High-Rise has everything I would love in a movie: collapse of society, foraging for supplies, absurd debauchery and more. It’s either the source material by J.G. Ballard, the adaptation or director Ben Wheatley’s take on it that loses me, so we’ll have to agree to disagree, cinematically speaking.
Dr. Robert Laing (Tom Hiddleston) moves into a high rise apartment community designed by The Royal (Jeremy Irons). We are introduced to all of the residents very quickly via a party because we’re going to need to know who everyone is later. First, the power goes out on the bottom floors where all the poor live, because the rich are using up too much. Then they lose all power and water and the residents turn into savages. By the way, did you get that the rich live up top and the poor below? Yes, it’s a vertical Snowpiercer.

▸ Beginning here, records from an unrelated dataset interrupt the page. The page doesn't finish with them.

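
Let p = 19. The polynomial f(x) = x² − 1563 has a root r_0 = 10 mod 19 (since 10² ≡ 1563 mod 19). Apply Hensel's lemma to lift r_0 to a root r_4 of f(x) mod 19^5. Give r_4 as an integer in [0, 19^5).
r_4 = 1784091 (mod 2476099)

Hensel's recurrence: r_{i+1} = r_i − f(r_i)·(f′(r_i))^{-1} mod 19^{i+2}, with f′(x) = 2x. Iterate:
  r_0 = 10 (mod 19)
  r_1 = 29 (mod 361)
  r_2 = 751 (mod 6859)
  r_3 = 89918 (mod 130321)
  r_4 = 1784091 (mod 2476099)
Final: r_4 = 1784091, and one checks f(r_4) ≡ 0 mod 19^5.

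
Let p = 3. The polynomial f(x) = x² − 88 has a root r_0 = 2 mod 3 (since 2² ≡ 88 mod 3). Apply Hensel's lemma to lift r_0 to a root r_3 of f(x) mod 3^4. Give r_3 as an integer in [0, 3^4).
r_3 = 68 (mod 81)

Hensel's recurrence: r_{i+1} = r_i − f(r_i)·(f′(r_i))^{-1} mod 3^{i+2}, with f′(x) = 2x. Iterate:
  r_0 = 2 (mod 3)
  r_1 = 5 (mod 9)
  r_2 = 14 (mod 27)
  r_3 = 68 (mod 81)
Final: r_3 = 68, and one checks f(r_3) ≡ 0 mod 3^4.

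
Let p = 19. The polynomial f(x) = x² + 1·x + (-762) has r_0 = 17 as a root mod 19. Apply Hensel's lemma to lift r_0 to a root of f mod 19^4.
r_3 = 101667 (mod 130321)

Hensel: r_{i+1} = r_i − f(r_i)·(f′(r_i))^{-1} mod 19^{i+2}, f′(x) = 2x + 1. Iterate:
  r_0 = 17 (mod 19)
  r_1 = 226 (mod 361)
  r_2 = 5641 (mod 6859)
  r_3 = 101667 (mod 130321)
Final: r = 101667 satisfies f(r) ≡ 0 mod 19^4.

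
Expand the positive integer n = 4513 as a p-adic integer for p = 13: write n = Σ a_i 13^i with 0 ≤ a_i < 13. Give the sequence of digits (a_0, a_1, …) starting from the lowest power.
(a_0, a_1, …) = (2, 9, 0, 2)

Repeated division by 13 gives the digits low-to-high: 4513 = 2 + 9·13^1 + 2·13^3. Digit sequence: (2, 9, 0, 2).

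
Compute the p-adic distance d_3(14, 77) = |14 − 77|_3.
d_3(14, 77) = 1/9

Step 1 — x − y = 14 − 77 = -63. Step 2 — v_3(-63) = 2 (factor: -63 = −(3^2 · 7); the sign does not affect v_p). Step 3 — |x − y|_3 = 3^{-2} = 1/9.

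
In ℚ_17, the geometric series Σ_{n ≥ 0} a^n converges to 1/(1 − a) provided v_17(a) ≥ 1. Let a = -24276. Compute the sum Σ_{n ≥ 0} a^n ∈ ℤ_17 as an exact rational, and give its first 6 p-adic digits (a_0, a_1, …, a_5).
Σ a^n = 1/(1 − a) = 1/24277;  first 6 digits = (1, 0, 1, 12, 0, 7)

v_17(a) = 2 ≥ 1, so the series converges in ℤ_17 to 1/(1 − a) = 1/(1 − (-24276)) = 1/24277. Expand this rational in ℤ_17: compute digits iteratively via d_i = x_i mod 17, x_{i+1} = (x_i − d_i)/17. The first 6 digits are (1, 0, 1, 12, 0, 7).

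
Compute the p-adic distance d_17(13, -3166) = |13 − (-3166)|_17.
d_17(13, -3166) = 1/289

Step 1 — x − y = 13 − (-3166) = 3179. Step 2 — v_17(3179) = 2 (factor: 3179 = (17^2 · 11); the sign does not affect v_p). Step 3 — |x − y|_17 = 17^{-2} = 1/289.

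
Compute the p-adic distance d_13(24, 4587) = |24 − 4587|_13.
d_13(24, 4587) = 1/169

Step 1 — x − y = 24 − 4587 = -4563. Step 2 — v_13(-4563) = 2 (factor: -4563 = −(13^2 · 27); the sign does not affect v_p). Step 3 — |x − y|_13 = 13^{-2} = 1/169.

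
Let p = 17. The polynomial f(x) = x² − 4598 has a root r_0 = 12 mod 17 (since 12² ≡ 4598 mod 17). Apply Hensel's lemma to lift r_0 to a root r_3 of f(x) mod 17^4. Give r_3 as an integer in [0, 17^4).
r_3 = 18814 (mod 83521)

Hensel's recurrence: r_{i+1} = r_i − f(r_i)·(f′(r_i))^{-1} mod 17^{i+2}, with f′(x) = 2x. Iterate:
  r_0 = 12 (mod 17)
  r_1 = 29 (mod 289)
  r_2 = 4075 (mod 4913)
  r_3 = 18814 (mod 83521)
Final: r_3 = 18814, and one checks f(r_3) ≡ 0 mod 17^4.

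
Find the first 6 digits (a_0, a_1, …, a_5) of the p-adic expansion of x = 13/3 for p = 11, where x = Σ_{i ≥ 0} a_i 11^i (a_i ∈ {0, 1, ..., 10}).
(a_0, …, a_5) = (8, 7, 3, 7, 3, 7)

v_11(13/3) = 0 (numerator and denominator both coprime to 11), so x ∈ ℤ_11^×. Compute digits iteratively via a_i = x_i mod 11, x_{i+1} = (x_i − a_i)/11, with x_0 = x:
  x_0 = 13/3;  a_0 = 8;  x_1 = (x_0 − 8)/11 = -1/3
  x_1 = -1/3;  a_1 = 7;  x_2 = (x_1 − 7)/11 = -2/3
  x_2 = -2/3;  a_2 = 3;  x_3 = (x_2 − 3)/11 = -1/3
  x_3 = -1/3;  a_3 = 7;  x_4 = (x_3 − 7)/11 = -2/3
  x_4 = -2/3;  a_4 = 3;  x_5 = (x_4 − 3)/11 = -1/3
  x_5 = -1/3;  a_5 = 7;  x_6 = (x_5 − 7)/11 = -2/3
Digits: (8, 7, 3, 7, 3, 7).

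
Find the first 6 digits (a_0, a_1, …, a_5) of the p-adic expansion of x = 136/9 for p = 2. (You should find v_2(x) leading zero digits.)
(a_0, …, a_5) = (0, 0, 0, 1, 0, 0)

v_2(136/9) = 3, so a_0 = ... = a_2 = 0. Factor out: x = 2^3 · u with u = 17/9 a unit in ℤ_2. Expand u iteratively via a_{v+i} = u_i mod 2, u_{i+1} = (u_i − a_{v+i})/2:
  u_0 = 17/9;  a_3 = 1;  u_1 = (u_0 − 1)/2 = 4/9
  u_1 = 4/9;  a_4 = 0;  u_2 = (u_1 − 0)/2 = 2/9
  u_2 = 2/9;  a_5 = 0;  u_3 = (u_2 − 0)/2 = 1/9
Digits: (0, 0, 0, 1, 0, 0).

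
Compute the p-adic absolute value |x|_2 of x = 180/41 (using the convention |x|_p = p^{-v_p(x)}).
|180/41|_2 = 1/4

Step 1 — compute v_2(x) by factoring powers of 2 out of the numerator and denominator: v_2(180/41) = 2. Step 2 — apply |x|_p = p^{-v_p(x)} = 2^{-2} = 1/4.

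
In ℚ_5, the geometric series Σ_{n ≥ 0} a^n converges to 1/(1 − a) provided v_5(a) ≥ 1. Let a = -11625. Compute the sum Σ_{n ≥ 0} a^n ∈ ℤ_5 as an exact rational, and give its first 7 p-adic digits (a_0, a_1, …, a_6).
Σ a^n = 1/(1 − a) = 1/11626;  first 7 digits = (1, 0, 0, 2, 1, 1, 3)

v_5(a) = 3 ≥ 1, so the series converges in ℤ_5 to 1/(1 − a) = 1/(1 − (-11625)) = 1/11626. Expand this rational in ℤ_5: compute digits iteratively via d_i = x_i mod 5, x_{i+1} = (x_i − d_i)/5. The first 7 digits are (1, 0, 0, 2, 1, 1, 3).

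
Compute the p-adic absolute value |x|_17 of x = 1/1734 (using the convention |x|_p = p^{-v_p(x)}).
|1/1734|_17 = 289

Step 1 — compute v_17(x) by factoring powers of 17 out of the numerator and denominator: v_17(1/1734) = -2. Step 2 — apply |x|_p = p^{-v_p(x)} = 17^{2} = 289.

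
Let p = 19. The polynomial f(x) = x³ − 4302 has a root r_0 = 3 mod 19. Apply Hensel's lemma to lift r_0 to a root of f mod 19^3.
r_2 = 6539 (mod 6859)

Hensel: r_{i+1} = r_i − f(r_i)/f′(r_i) mod 19^{i+2}, where f′(x) = 3x². Iterate:
  r_0 = 3 (mod 19)
  r_1 = 41 (mod 361)
  r_2 = 6539 (mod 6859)
Final: r = 6539 with f(r) ≡ 0 mod 19^3.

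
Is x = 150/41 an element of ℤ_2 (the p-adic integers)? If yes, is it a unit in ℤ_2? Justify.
x ∈ ℤ_2 but not a unit; v_2(x) = 1 > 0

ℤ_2 = {x ∈ ℚ_2 : v_2(x) ≥ 0} and ℤ_2^× = {x ∈ ℤ_2 : v_2(x) = 0}. Here v_2(150/41) = v_2(num) − v_2(den) = 1; compare against these criteria.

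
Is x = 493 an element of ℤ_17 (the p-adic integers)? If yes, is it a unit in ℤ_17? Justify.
x ∈ ℤ_17 but not a unit; v_17(x) = 1 > 0

ℤ_17 = {x ∈ ℚ_17 : v_17(x) ≥ 0} and ℤ_17^× = {x ∈ ℤ_17 : v_17(x) = 0}. Here v_17(493) = v_17(num) − v_17(den) = 1; compare against these criteria.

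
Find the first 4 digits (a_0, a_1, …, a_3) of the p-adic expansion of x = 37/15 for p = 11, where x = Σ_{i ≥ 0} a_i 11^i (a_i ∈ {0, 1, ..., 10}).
(a_0, …, a_3) = (1, 6, 9, 5)

v_11(37/15) = 0 (numerator and denominator both coprime to 11), so x ∈ ℤ_11^×. Compute digits iteratively via a_i = x_i mod 11, x_{i+1} = (x_i − a_i)/11, with x_0 = x:
  x_0 = 37/15;  a_0 = 1;  x_1 = (x_0 − 1)/11 = 2/15
  x_1 = 2/15;  a_1 = 6;  x_2 = (x_1 − 6)/11 = -8/15
  x_2 = -8/15;  a_2 = 9;  x_3 = (x_2 − 9)/11 = -13/15
  x_3 = -13/15;  a_3 = 5;  x_4 = (x_3 − 5)/11 = -8/15
Digits: (1, 6, 9, 5).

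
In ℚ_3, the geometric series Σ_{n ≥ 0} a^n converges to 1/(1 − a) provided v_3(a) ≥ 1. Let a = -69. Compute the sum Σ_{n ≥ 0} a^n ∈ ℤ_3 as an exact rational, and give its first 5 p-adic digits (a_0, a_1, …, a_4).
Σ a^n = 1/(1 − a) = 1/70;  first 5 digits = (1, 1, 2, 0, 2)

v_3(a) = 1 ≥ 1, so the series converges in ℤ_3 to 1/(1 − a) = 1/(1 − (-69)) = 1/70. Expand this rational in ℤ_3: compute digits iteratively via d_i = x_i mod 3, x_{i+1} = (x_i − d_i)/3. The first 5 digits are (1, 1, 2, 0, 2).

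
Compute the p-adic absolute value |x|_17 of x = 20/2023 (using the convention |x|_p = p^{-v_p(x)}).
|20/2023|_17 = 289

Step 1 — compute v_17(x) by factoring powers of 17 out of the numerator and denominator: v_17(20/2023) = -2. Step 2 — apply |x|_p = p^{-v_p(x)} = 17^{2} = 289.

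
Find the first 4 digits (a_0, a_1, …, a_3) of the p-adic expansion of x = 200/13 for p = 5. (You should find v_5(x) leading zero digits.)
(a_0, …, a_3) = (0, 0, 1, 3)

v_5(200/13) = 2, so a_0 = ... = a_1 = 0. Factor out: x = 5^2 · u with u = 8/13 a unit in ℤ_5. Expand u iteratively via a_{v+i} = u_i mod 5, u_{i+1} = (u_i − a_{v+i})/5:
  u_0 = 8/13;  a_2 = 1;  u_1 = (u_0 − 1)/5 = -1/13
  u_1 = -1/13;  a_3 = 3;  u_2 = (u_1 − 3)/5 = -8/13
Digits: (0, 0, 1, 3).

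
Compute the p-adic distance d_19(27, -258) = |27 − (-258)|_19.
d_19(27, -258) = 1/19

Step 1 — x − y = 27 − (-258) = 285. Step 2 — v_19(285) = 1 (factor: 285 = (19^1 · 15); the sign does not affect v_p). Step 3 — |x − y|_19 = 19^{-1} = 1/19.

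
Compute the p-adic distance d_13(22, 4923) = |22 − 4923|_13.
d_13(22, 4923) = 1/169

Step 1 — x − y = 22 − 4923 = -4901. Step 2 — v_13(-4901) = 2 (factor: -4901 = −(13^2 · 29); the sign does not affect v_p). Step 3 — |x − y|_13 = 13^{-2} = 1/169.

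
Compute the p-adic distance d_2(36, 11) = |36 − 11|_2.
d_2(36, 11) = 1

Step 1 — x − y = 36 − 11 = 25. Step 2 — v_2(25) = 0 (factor: 25 = (2^0 · 25); the sign does not affect v_p). Step 3 — |x − y|_2 = 2^{0} = 1.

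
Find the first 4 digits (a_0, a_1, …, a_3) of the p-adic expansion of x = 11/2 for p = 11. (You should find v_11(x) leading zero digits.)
(a_0, …, a_3) = (0, 6, 5, 5)

v_11(11/2) = 1, so a_0 = ... = a_0 = 0. Factor out: x = 11^1 · u with u = 1/2 a unit in ℤ_11. Expand u iteratively via a_{v+i} = u_i mod 11, u_{i+1} = (u_i − a_{v+i})/11:
  u_0 = 1/2;  a_1 = 6;  u_1 = (u_0 − 6)/11 = -1/2
  u_1 = -1/2;  a_2 = 5;  u_2 = (u_1 − 5)/11 = -1/2
  u_2 = -1/2;  a_3 = 5;  u_3 = (u_2 − 5)/11 = -1/2
Digits: (0, 6, 5, 5).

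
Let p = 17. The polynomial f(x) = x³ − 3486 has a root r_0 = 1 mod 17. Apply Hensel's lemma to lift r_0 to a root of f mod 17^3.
r_2 = 3860 (mod 4913)

Hensel: r_{i+1} = r_i − f(r_i)/f′(r_i) mod 17^{i+2}, where f′(x) = 3x². Iterate:
  r_0 = 1 (mod 17)
  r_1 = 103 (mod 289)
  r_2 = 3860 (mod 4913)
Final: r = 3860 with f(r) ≡ 0 mod 17^3.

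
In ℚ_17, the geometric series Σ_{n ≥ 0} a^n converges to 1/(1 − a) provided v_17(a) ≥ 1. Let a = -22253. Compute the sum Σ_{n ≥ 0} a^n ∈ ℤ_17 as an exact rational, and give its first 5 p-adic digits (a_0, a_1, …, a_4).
Σ a^n = 1/(1 − a) = 1/22254;  first 5 digits = (1, 0, 8, 12, 12)

v_17(a) = 2 ≥ 1, so the series converges in ℤ_17 to 1/(1 − a) = 1/(1 − (-22253)) = 1/22254. Expand this rational in ℤ_17: compute digits iteratively via d_i = x_i mod 17, x_{i+1} = (x_i − d_i)/17. The first 5 digits are (1, 0, 8, 12, 12).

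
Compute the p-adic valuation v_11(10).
v_11(10) = 0

v_11(n) is the largest exponent k such that 11^k divides n. Factor out: 10 = 11^0 · 10. (Sign doesn't affect v_p.) So v_11(10) = 0.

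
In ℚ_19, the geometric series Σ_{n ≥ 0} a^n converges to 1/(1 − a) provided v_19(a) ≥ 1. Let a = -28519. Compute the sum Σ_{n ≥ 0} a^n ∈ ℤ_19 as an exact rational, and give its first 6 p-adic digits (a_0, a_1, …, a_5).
Σ a^n = 1/(1 − a) = 1/28520;  first 6 digits = (1, 0, 16, 14, 8, 5)

v_19(a) = 2 ≥ 1, so the series converges in ℤ_19 to 1/(1 − a) = 1/(1 − (-28519)) = 1/28520. Expand this rational in ℤ_19: compute digits iteratively via d_i = x_i mod 19, x_{i+1} = (x_i − d_i)/19. The first 6 digits are (1, 0, 16, 14, 8, 5).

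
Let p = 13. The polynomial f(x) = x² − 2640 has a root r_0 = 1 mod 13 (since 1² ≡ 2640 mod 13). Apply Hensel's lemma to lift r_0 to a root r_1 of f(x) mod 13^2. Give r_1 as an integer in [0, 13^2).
r_1 = 53 (mod 169)

Hensel's recurrence: r_{i+1} = r_i − f(r_i)·(f′(r_i))^{-1} mod 13^{i+2}, with f′(x) = 2x. Iterate:
  r_0 = 1 (mod 13)
  r_1 = 53 (mod 169)
Final: r_1 = 53, and one checks f(r_1) ≡ 0 mod 13^2.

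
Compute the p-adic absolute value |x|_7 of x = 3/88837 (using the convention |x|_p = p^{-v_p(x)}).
|3/88837|_7 = 2401

Step 1 — compute v_7(x) by factoring powers of 7 out of the numerator and denominator: v_7(3/88837) = -4. Step 2 — apply |x|_p = p^{-v_p(x)} = 7^{4} = 2401.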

The frames of the aftermath of carnage are fun to look at, and I’m all about poor people stealing supplies where they can intercept them. Wheatley and the production designers created a great looking world of the tower with a sterile supermarket and elevators lined with windows on all sides. Then he gets all Ben Wheatley up in there with way too many close ups of people dancing in slow motion and kaleidoscope distortions. The montages of chaos are scored with horror music, because obvious things are obvious.
I trust the story comes straight from the J.G. Ballard novel, although the filmmakers control the adaptation. I’ll even give you that no one bothers to leave the tower, even though they all have cars and the parking lot is a major plot point. “No reason,” as Quentin Dupieux would say, but I’ll accept that they just don’t feel like leaving if it’s for a bold new take on the topic, but you can’t have it just for the old “society goes primal without laws.”
I’m not surprised an R-rated violent film about the breakdown of society uses rape as a plot development. Disappointed, but not surprised. Even if the rapist is punished (and spoiler alert, I’m not saying if he is or isn’t), it still doesn’t solve the problem of portraying rape on film.
Animal abuse is also cinematic button pushing, and High-Rise triples down on it with three scenes of dogs being beaten or killed. I don’t doubt that savages wouldn’t be sensitive to an audience either, but dig a little deeper. There must be ways society can break down beyond the most obvious taboos.
There is surprisingly little geography established given that they’ve already got the structure. I guess we’re just to assume if rich people are there, it’s a high floor, and vice versa for poor low floors.
Subtlety is not High-Rise’s game, but it doesn’t even give you credit for having watched the movie they just made. Right before the credits roll, it actually features a historical radio broadcast blatantly stating the film’s theme. You know, just in case the high/low, up/down part wasn’t clear.